I’m attempting to create a new pathogen repo using the steps laid out on the Nextstrain website. I’ve successfully run the default ingest workflow for my pathogen with a few minor modifications (adding in some columns). However, my pathogen is a segmented virus with 10 segments and ideally I would like to view phylogenetic trees for each segments. While I could do this manually by subsetting the metadata and sequences using the segments column from the NCBI Datasets download, it would be great to have this done automatically within the ingest workflow. There are also many NCBI entries that don’t have anything listed in the segments column, which means an alignment to a reference might be necessary to determine segment.
It looks like there has been some discussion on what to do with segmented viruses (mainly here and here), with a few methods suggested (Lassa, Avian flu, and oropouche ingest workflows all seem to use slightly different methods). However, I’m unclear if a consensus had been reached. Has there been any further development of a way to deal with segments individually?
Sorry the consensus isn’t clearly stated in the pathogen-repo-guide issue. The implementation in oropouche (added in this PR) is the latest iteration on the ingest workflow for segmented viruses.
At a high level, the oropouche ingest workflow does the following:
download metadata and sequences from NCBI
run through the usual curation pipeline
align sequences to segment references via nextclade run to separate sequences by segment
merge metadata and Nextclade outputs
transform metadata from one row per accession to one row per strain, where a single strain is linked to multiple segment sequences
outputs 1 metadata.tsv + N segment FASTAs
Happy to answer any questions you have about the implementation details.
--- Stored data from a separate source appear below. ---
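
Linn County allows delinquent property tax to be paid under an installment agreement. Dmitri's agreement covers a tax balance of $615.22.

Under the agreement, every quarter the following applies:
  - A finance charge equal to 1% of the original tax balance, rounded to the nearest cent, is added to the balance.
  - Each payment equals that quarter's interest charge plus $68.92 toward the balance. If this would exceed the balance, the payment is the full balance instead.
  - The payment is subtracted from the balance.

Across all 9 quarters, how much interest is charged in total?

Quarter 1: opening $615.22; interest $6.15 → $621.37; payment $75.07; balance $546.30
Quarter 2: opening $546.30; interest $6.15 → $552.45; payment $75.07; balance $477.38
Quarter 3: opening $477.38; interest $6.15 → $483.53; payment $75.07; balance $408.46
Quarter 4: opening $408.46; interest $6.15 → $414.61; payment $75.07; balance $339.54
Quarter 5: opening $339.54; interest $6.15 → $345.69; payment $75.07; balance $270.62
Quarter 6: opening $270.62; interest $6.15 → $276.77; payment $75.07; balance $201.70
Quarter 7: opening $201.70; interest $6.15 → $207.85; payment $75.07; balance $132.78
Quarter 8: opening $132.78; interest $6.15 → $138.93; payment $75.07; balance $63.86
Quarter 9: opening $63.86; interest $6.15 → $70.01; payment $70.01; balance $0.00
Total interest: $6.15 + $6.15 + $6.15 + $6.15 + $6.15 + $6.15 + $6.15 + $6.15 + $6.15 = $55.35

$55.35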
Thank you so much for your help! I’ve been able to successfully run the ingest workflow using the oropouche Github repo. I did run into trouble initially because I didn’t have anything in segment_resolutions.yaml, but once I added a few lines in there it ran beautifully. I do have a few related follow-up questions that I could use some help with:
Is it possible to include multiple sequences in each segment reference file used in nextclade run? There’s a huge amount of sequence variation within some of the segments and I’m noticing that quite a few seqs aren’t aligning to a ref and thus aren’t included in the final dataset. If I could include a few seq variations in each ref segment file, I would likely keep more sequences in the final dataset.
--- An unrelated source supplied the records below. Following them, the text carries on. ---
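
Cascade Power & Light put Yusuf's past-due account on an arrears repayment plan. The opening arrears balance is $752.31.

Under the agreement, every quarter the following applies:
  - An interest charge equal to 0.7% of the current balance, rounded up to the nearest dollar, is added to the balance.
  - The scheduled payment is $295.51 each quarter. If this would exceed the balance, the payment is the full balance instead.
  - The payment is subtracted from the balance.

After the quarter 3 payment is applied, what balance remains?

$0.00

Quarter 1: $752.31 +$6.00 interest = $758.31; pay $295.51 → $462.80
Quarter 2: $462.80 +$4.00 interest = $466.80; pay $295.51 → $171.29
Quarter 3: $171.29 +$2.00 interest = $173.29; pay $173.29 → $0.00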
One of the segments (S1) has several hypervariable regions and many of the sequences in NCBI are just for one of those regions. Specifically, the full segment is ~1600bp, but a region that’s commonly sequenced is only 366bp. It would be great to construct trees of both the complete 1600bp segment and just the hypervariable regions. What would be the best way to do this? I could add additional “segments” to the Snakefile (e.g. segments = ['S1', 'S1_region1', 'S1_region2']) and then create reference seqs for each of them? Perhaps I would need a length filtering step in there too (nextclade run --min-length?). Any thoughts you have on this would be extremely helpful.
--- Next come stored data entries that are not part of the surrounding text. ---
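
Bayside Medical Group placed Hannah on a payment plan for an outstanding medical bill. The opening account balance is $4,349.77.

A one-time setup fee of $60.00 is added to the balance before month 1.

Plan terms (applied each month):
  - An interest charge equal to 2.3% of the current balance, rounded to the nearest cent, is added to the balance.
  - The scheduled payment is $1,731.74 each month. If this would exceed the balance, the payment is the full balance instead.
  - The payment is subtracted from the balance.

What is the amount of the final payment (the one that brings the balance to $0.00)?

$1,137.21

Month 1: $4,409.77 +$101.42 interest = $4,511.19; pay $1,731.74 → $2,779.45
Month 2: $2,779.45 +$63.93 interest = $2,843.38; pay $1,731.74 → $1,111.64
Month 3: $1,111.64 +$25.57 interest = $1,137.21; pay $1,137.21 → $0.00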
Lastly, just to make things more complicated for myself, I have several hundred viral genomes we sequenced in-house that I would (sometimes) like to add into the workflows. However, I’m not sure where I should add them in. Perhaps it makes the most sense to add them into the phylogenetic workflow following the steps laid out here?
Many, many thanks again for the help with this! My hope is to eventually have this pathogen added to nextstrain.org/Nextclade via Nextstrain Groups.
Glad to hear you were able to get things running based on the oropouche repo! Always happy to answer questions and improve the tools and documentation:
Based on Nextclade docs, the reference file can only be a FASTA file with exactly 1 sequence. You can explore the options for nextclade run to configure the alignment parameters for your case. I see there’s a --alignment-preset high-diversity option that can potentially be useful for sequence variation.
The generic pattern for including private sequences is being added to the pathogen-repo-guide in this PR. The short answer is yes, we are adding in data at the beginning of the phylogenetic workflow. This should work well as long as your in-house genomes have unique IDs and metadata needed for your phylogenetic analysis.